There’s an efficiency benefit too. A solid implementation plan reduces false starts and back-and-forth prompting. It also allows AI agents to execute more autonomously once implementation begins.

Once the approach feels right, I’ll package the plan into a markdown file—usually something like implementation_plan.md. This file lives alongside the code and becomes a working artifact that I can iterate on: adding notes, refining steps, or adjusting scope as I learn more. It also creates a natural collaboration point, giving me a chance to review the direction, suggest adjustments, and align on the solution before moving into implementation.

By the time I start writing code, I’m no longer exploring the problem space. I’m executing against a plan that’s already been thought through.

Executing a Plan

In an ideal world, I want to have very little involvement during the execution phase.

Once I’m happy with an implementation plan, I’ll hand it off to an AI agent to execute. Because the intent and constraints are explicit, the agent can work more autonomously and with fewer surprises.

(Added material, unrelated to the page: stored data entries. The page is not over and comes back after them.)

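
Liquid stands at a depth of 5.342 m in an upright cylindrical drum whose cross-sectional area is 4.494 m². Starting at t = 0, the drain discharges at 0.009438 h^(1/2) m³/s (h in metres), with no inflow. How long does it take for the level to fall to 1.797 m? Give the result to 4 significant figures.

924.5 s

Mass balance (ρ constant): A dh/dt = −0.009438 √h.
∫ h^(−1/2) dh = −(0.009438/A) ∫ dt, giving 2√h = 2√h₀ − (0.009438/A) t.
t = 2A(√h₀ − √h)/0.009438 = 2·4.494·(√5.342 − √1.797)/0.009438
  = 8.98800 × (2.31128 − 1.34052) / 0.009438 = 924.469 s.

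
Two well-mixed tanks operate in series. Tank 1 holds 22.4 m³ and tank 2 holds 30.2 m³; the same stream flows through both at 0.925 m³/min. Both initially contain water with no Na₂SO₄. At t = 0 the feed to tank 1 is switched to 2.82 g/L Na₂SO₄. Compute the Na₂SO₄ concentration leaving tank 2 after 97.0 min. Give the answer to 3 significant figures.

2.41 g/L

Each tank obeys Vᵢ dCᵢ/dt = Q(Cᵢ₋₁ − Cᵢ), so τᵢ = Vᵢ/Q.
τ₁ = 22.4/0.925 = 24.216 min; τ₂ = 30.2/0.925 = 32.649 min.
Solving the cascade with C₁(0)=C₂(0)=0 gives C₂(t) = C_in[1 − (τ₁ e^(−t/τ₁) − τ₂ e^(−t/τ₂))/(τ₁ − τ₂)].
At t = 97.0: e^(−t/τ₁) = 0.018214, e^(−t/τ₂) = 0.051251.
C₂ = 2.82·[1 − (24.216·0.018214 − 32.649·0.051251)/(-8.4324)] = 2.82·0.85387 = 2.4079 g/L.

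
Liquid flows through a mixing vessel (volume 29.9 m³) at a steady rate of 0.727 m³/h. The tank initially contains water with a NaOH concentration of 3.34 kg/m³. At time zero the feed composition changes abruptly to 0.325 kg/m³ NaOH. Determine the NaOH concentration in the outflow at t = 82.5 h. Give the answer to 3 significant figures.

0.731 kg/m³

Transient balance on the dissolved component: V dC/dt = Q(C_in − C).
Time constant τ = V/Q = 29.9/0.727 = 41.128 h.
Integrating: C(t) = C_in + (C₀ − C_in) e^(−t/τ).
C(82.5) = 0.325 + (3.34 − 0.325)·e^(−82.5/41.128) = 0.325 + (3.0150)·0.13453 = 0.73062 kg/m³.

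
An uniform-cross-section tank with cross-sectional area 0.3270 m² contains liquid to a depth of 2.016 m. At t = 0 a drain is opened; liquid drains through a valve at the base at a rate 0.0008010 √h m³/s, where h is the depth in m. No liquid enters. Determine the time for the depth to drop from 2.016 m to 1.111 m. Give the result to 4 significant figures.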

I review the output the same way I would a teammate’s PR, and if something feels off, I update the plan and re-run the step rather than patching things piecemeal.

For smaller, localized changes (e.g., renames, quick edits, or tweaks to a single file), I like to use Cursor's autocomplete. It’s faster and lower-friction when I already know exactly what I want to change.

In practice, I've been moving between the two. Agents handle plan-driven execution, while autocomplete supports fine-grained edits. The tools matter, but the distinction is really about where thinking happens.

Final Thoughts...

The biggest shift in my workflow hasn’t been about speed or delegation. It’s been about relocating cognitive effort upstream.

I’ve started treating context-gathering and planning as first-class work, and execution as something that can often be delegated or accelerated. This doesn’t mean execution is trivial — it means the highest-leverage decisions tend to happen before the first line of code is written.

This shift has made me become more aware of where my energy is best spent. I have less patience for thrash and unnecessary complexity, and I’m more intentional about protecting my focus for the parts of work that actually require judgment. Working this way feels like an evolution of the role itself: moving up a layer, designing work more deliberately, and using AI agents to scale execution rather than outsource decisions.

I’m still getting used to this way of working, but so far, I’m enjoying it and I’m excited to continue learning.